Lets say we have two tables
Customers table:
id | name |
---|---|
1 | Joe |
2 | Henry |
3 | Sam |
4 | Max |
Orders table:
id | customerID |
---|---|
1 | 3 |
2 | 1 |
I want to find the id of customers who never order. Basically, show me an output of all the Customers.id that do not appear in the Orders table which should be:
Expected output table: | id | |:---| | 2| | 4|
The SQL code to do this is:
SELECT Customers.id
FROM Customers
WHERE NOT EXISTS (
SELECT Orders.customerId
FROM Orders
WHERE Customers.id = Orders.customerId
)
My question is: Why do we need to write the second WHERE clause? Wouldn't the subquery return the same result even without the WHERE clause?
How is:
WHERE NOT EXISTS (
SELECT Orders.customerId
FROM Orders
WHERE Customers.id = Orders.customerId
)
different to:
WHERE NOT EXISTS (
SELECT Orders.customerId
FROM Orders
)
However, the query returns zero rows without the 2nd WHERE clause and I don't understand why. Could anyone explain?
CodePudding user response:
Because you need to "join" the subquery to the main query
Imagine the inner query executed for each row of the main query.
If you don't use the inner WHERE
clause the inner query (in your case) will always return rows, so the NOT EXISTS
will always return FALSE
for each customer.
Viceversa, if the Orders table is empty the inner query will not return rows so the NOT EXISTS
will be TRUE
for all the Customers.
CodePudding user response:
The expression in the WHERE have to boolean, which means that they have to return TRUE or FALSE. If the subquery returns a number of lines is that true or false?

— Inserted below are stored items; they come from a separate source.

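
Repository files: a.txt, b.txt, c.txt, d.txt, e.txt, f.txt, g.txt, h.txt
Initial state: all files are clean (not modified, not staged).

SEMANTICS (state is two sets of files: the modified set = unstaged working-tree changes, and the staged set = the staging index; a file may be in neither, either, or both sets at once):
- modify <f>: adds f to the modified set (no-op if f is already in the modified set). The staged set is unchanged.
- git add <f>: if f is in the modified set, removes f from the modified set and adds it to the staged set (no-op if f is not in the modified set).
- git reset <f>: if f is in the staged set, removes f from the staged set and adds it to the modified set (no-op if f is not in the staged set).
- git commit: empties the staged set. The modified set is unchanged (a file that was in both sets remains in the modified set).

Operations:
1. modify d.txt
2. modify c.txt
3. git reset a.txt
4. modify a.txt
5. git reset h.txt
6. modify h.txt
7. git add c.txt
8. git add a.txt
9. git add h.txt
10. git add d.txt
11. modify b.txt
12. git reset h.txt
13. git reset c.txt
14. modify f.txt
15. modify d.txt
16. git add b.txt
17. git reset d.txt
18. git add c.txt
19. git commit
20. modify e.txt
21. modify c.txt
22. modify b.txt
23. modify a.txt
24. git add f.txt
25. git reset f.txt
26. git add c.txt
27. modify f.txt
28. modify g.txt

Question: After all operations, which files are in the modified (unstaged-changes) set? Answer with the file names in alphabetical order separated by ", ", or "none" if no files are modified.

Answer: a.txt, b.txt, d.txt, e.txt, f.txt, g.txt, h.txt

Derivation:
After op 1 (modify d.txt): modified={d.txt} staged={none}
After op 2 (modify c.txt): modified={c.txt, d.txt} staged={none}
After op 3 (git reset a.txt): modified={c.txt, d.txt} staged={none}
After op 4 (modify a.txt): modified={a.txt, c.txt, d.txt} staged={none}
After op 5 (git reset h.txt): modified={a.txt, c.txt, d.txt} staged={none}
After op 6 (modify h.txt): modified={a.txt, c.txt, d.txt, h.txt} staged={none}
After op 7 (git add c.txt): modified={a.txt, d.txt, h.txt} staged={c.txt}
After op 8 (git add a.txt): modified={d.txt, h.txt} staged={a.txt, c.txt}
After op 9 (git add h.txt): modified={d.txt} staged={a.txt, c.txt, h.txt}
After op 10 (git add d.txt): modified={none} staged={a.txt, c.txt, d.txt, h.txt}
After op 11 (modify b.txt): modified={b.txt} staged={a.txt, c.txt, d.txt, h.txt}
After op 12 (git reset h.txt): modified={b.txt, h.txt} staged={a.txt, c.txt, d.txt}
After op 13 (git reset c.txt): modified={b.txt, c.txt, h.txt} staged={a.txt, d.txt}
After op 14 (modify f.txt): modified={b.txt, c.txt, f.txt, h.txt} staged={a.txt, d.txt}
After op 15 (modify d.txt): modified={b.txt, c.txt, d.txt, f.txt, h.txt} staged={a.txt, d.txt}
After op 16 (git add b.txt): modified={c.txt, d.txt, f.txt, h.txt} staged={a.txt, b.txt, d.txt}
After op 17 (git reset d.txt): modified={c.txt, d.txt, f.txt, h.txt} staged={a.txt, b.txt}
After op 18 (git add c.txt): modified={d.txt, f.txt, h.txt} staged={a.txt, b.txt, c.txt}
After op 19 (git commit): modified={d.txt, f.txt, h.txt} staged={none}
After op 20 (modify e.txt): modified={d.txt, e.txt, f.txt, h.txt} staged={none}
After op 21 (modify c.txt): modified={c.txt, d.txt, e.txt, f.txt, h.txt} staged={none}
After op 22 (modify b.txt): modified={b.txt, c.txt, d.txt, e.txt, f.txt, h.txt} staged={none}
After op 23 (modify a.txt): modified={a.txt, b.txt, c.txt, d.txt, e.txt, f.txt, h.txt} staged={none}
After op 24 (git add f.txt): modified={a.txt, b.txt, c.txt, d.txt, e.txt, h.txt} staged={f.txt}
After op 25 (git reset f.txt): modified={a.txt, b.txt, c.txt, d.txt, e.txt, f.txt, h.txt} staged={none}
After op 26 (git add c.txt): modified={a.txt, b.txt, d.txt, e.txt, f.txt, h.txt} staged={c.txt}
After op 27 (modify f.txt): modified={a.txt, b.txt, d.txt, e.txt, f.txt, h.txt} staged={c.txt}
After op 28 (modify g.txt): modified={a.txt, b.txt, d.txt, e.txt, f.txt, g.txt, h.txt} staged={c.txt}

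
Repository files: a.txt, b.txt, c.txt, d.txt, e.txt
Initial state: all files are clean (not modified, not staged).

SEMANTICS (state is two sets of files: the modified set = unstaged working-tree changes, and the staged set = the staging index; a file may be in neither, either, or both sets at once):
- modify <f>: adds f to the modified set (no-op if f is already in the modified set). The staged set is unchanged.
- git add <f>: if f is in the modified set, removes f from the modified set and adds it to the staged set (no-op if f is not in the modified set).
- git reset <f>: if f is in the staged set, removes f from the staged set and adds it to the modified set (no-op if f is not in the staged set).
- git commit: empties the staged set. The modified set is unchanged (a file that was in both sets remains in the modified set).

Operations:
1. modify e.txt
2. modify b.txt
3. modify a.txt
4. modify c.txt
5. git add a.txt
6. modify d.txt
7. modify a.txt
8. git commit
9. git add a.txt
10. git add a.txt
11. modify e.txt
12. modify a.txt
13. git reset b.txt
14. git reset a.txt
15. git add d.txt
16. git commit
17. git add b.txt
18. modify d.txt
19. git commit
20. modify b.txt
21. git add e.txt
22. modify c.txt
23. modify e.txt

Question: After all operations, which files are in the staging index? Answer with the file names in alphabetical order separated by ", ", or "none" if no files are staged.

After op 1 (modify e.txt): modified={e.txt} staged={none}
After op 2 (modify b.txt): modified={b.txt, e.txt} staged={none}
After op 3 (modify a.txt): modified={a.txt, b.txt, e.txt} staged={none}
After op 4 (modify c.txt): modified={a.txt, b.txt, c.txt, e.txt} staged={none}
After op 5 (git add a.txt): modified={b.txt, c.txt, e.txt} staged={a.txt}
After op 6 (modify d.txt): modified={b.txt, c.txt, d.txt, e.txt} staged={a.txt}
After op 7 (modify a.txt): modified={a.txt, b.txt, c.txt, d.txt, e.txt} staged={a.txt}
After op 8 (git commit): modified={a.txt, b.txt, c.txt, d.txt, e.txt} staged={none}
After op 9 (git add a.txt): modified={b.txt, c.txt, d.txt, e.txt} staged={a.txt}
After op 10 (git add a.txt): modified={b.txt, c.txt, d.txt, e.txt} staged={a.txt}
After op 11 (modify e.txt): modified={b.txt, c.txt, d.txt, e.txt} staged={a.txt}
After op 12 (modify a.txt): modified={a.txt, b.txt, c.txt, d.txt, e.txt} staged={a.txt}
After op 13 (git reset b.txt): modified={a.txt, b.txt, c.txt, d.txt, e.txt} staged={a.txt}
After op 14 (git reset a.txt): modified={a.txt, b.txt, c.txt, d.txt, e.txt} staged={none}
After op 15 (git add d.txt): modified={a.txt, b.txt, c.txt, e.txt} staged={d.txt}
After op 16 (git commit): modified={a.txt, b.txt, c.txt, e.txt} staged={none}
After op 17 (git add b.txt): modified={a.txt, c.txt, e.txt} staged={b.txt}
After op 18 (modify d.txt): modified={a.txt, c.txt, d.txt, e.txt} staged={b.txt}
After op 19 (git commit): modified={a.txt, c.txt, d.txt, e.txt} staged={none}
After op 20 (modify b.txt): modified={a.txt, b.txt, c.txt, d.txt, e.txt} staged={none}
After op 21 (git add e.txt): modified={a.txt, b.txt, c.txt, d.txt} staged={e.txt}
After op 22 (modify c.txt): modified={a.txt, b.txt, c.txt, d.txt} staged={e.txt}
After op 23 (modify e.txt): modified={a.txt, b.txt, c.txt, d.txt, e.txt} staged={e.txt}

Answer: e.txt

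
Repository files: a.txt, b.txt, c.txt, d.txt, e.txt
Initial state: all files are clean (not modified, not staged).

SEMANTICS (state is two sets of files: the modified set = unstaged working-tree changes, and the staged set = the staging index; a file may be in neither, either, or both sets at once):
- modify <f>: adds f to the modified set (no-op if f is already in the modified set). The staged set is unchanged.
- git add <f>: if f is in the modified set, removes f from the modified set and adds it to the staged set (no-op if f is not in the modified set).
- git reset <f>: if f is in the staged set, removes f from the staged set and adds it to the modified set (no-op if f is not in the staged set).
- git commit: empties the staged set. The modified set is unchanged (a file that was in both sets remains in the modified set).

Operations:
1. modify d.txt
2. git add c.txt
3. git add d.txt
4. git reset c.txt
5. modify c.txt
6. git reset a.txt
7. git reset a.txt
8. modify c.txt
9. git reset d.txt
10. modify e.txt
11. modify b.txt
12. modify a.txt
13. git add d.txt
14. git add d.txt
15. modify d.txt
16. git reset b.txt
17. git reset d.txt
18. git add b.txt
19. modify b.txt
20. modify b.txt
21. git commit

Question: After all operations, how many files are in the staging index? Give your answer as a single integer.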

Your query could also be writen
SELECT Customers.id
FROM Customers
LEFT JOIN Orders
ON Customers.id = Orders.customerId
WHERE Orders.customerId IS NULL;
because the LEFT JOIN says take all records from the first table (Customers) whether we find a matching record in the second table. If there is no matching record all columns requested from the second table will be null.